We reconvened as a group late in the afternoon for a final, farewell dinner. Soon took us to a barbecue buffet restaurant (all you can eat for 159 baht). It used Korean-style grill plates which combined a stock pot. Meat was grilled on top using blobs of pork fat, while vegetables, noodles, pork balls etc were simmered in the stock. Lots of marinaded meats to choose from and the deal included appetisers like spring rolls and ice-cream with Thai toppings like coconut jelly and palm seed. Fun and quite tasty, but tricky & fiddly. I think I’ll stick with my Chinese style hotpots at home.

We were dropped off at the night market. I went with Jacquie and Nicola to the Kway Taowy (ladyboy) cabaret show. Lots of lip synching and silly choreography, lots of glitter and feathers and false eyelashes like five-inch paint brushes, especially ‘Miss Chiang Mai’. One can see that all the practice decorating glittery temples pays off for these girls!
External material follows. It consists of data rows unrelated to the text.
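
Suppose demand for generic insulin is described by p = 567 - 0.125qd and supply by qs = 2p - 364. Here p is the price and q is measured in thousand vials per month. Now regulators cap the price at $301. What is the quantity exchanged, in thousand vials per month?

Rearranging demand gives qd = 4536 - 8p. In a free market, 4536 - 8p = 2p - 364 gives the equilibrium p* = 490, q* = 616.
Since 301 < 490, the ceiling is binding.
At p = 301: qd = 4536 - 8·301 = 2128 and qs = 2·301 - 364 = 238.
The quantity actually transacted is the short side, supply: 238.

238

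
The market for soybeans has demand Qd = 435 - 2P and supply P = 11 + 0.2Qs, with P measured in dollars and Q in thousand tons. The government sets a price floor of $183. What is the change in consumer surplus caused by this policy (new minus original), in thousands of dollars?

Rearranging supply gives Qs = 5P - 55. Setting quantity demanded equal to quantity supplied, 435 - 2P = 5P - 55, gives P* = 70 and Q* = 295.
Since 183 > 70, the floor is binding.
At P = 183: Qd = 435 - 2·183 = 69 and Qs = 5·183 - 55 = 860.
Consumer surplus without the control is ½ · (217.5 - 70) · 295 = 21756.25.
With the floor, consumers buy 69 units at 183, so CS = ½ · (217.5 - 183) · 69 = 1190.25.
Change in consumer surplus = 1190.25 - 21756.25 = -20566.

-20566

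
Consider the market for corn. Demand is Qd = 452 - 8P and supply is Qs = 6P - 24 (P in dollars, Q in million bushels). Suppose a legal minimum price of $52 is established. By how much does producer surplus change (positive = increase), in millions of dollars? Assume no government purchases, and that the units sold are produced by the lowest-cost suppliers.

-1080

Equilibrium: 452 - 8P = 6P - 24, so 476 = 14P and P* = 34, Q* = 180.
The floor of 52 is above the equilibrium price 34, so it binds.
At P = 52: Qd = 452 - 8·52 = 36 and Qs = 6·52 - 24 = 288.
Producer surplus without the control is ½ · (34 - 4) · 180 = 2700.
With the floor, 36 units are sold at 52. The supply price at Q = 36 is 10, so PS = ½ · [(52 - 4) + (52 - 10)] · 36 = 1620.
Change in producer surplus = 1620 - 2700 = -1080.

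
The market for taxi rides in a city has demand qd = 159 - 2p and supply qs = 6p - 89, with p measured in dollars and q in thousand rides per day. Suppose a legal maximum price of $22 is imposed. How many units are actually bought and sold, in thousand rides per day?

In a free market, 159 - 2p = 6p - 89 gives the equilibrium p* = 31, q* = 97.
Because the ceiling (22) lies below the market-clearing price, it is binding.
At p = 22: qd = 159 - 2·22 = 115 and qs = 6·22 - 89 = 43.
The quantity actually transacted is the short side, supply: 43.

43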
After the show we re-joined some of the others at a bar for a final farewell. A band of local boys played 90s hits by Nirvana, Oasis, Blur and Bowie (via Kurt Cobain). A three-piece they were musically very good. I wondered how well they understood the lyrics. As young Asians find their cultural identity, I hope that skilled and talented youngers like these can channel their unique cultural perspectives to create original and vital works that will go out and take their place on the world stage.

As most of the group departs tomorrow, we said our goodbyes and hugs all around, with promises to stay in touch and offers of accommodation when passing through each other’s home towns. Most were intrigued by Tasmania so I won’t be surprised if a few take up the offer at some point.

Had planned to do some shopping at the market but by the time we’d finished our farewells, the stallholders were packing up.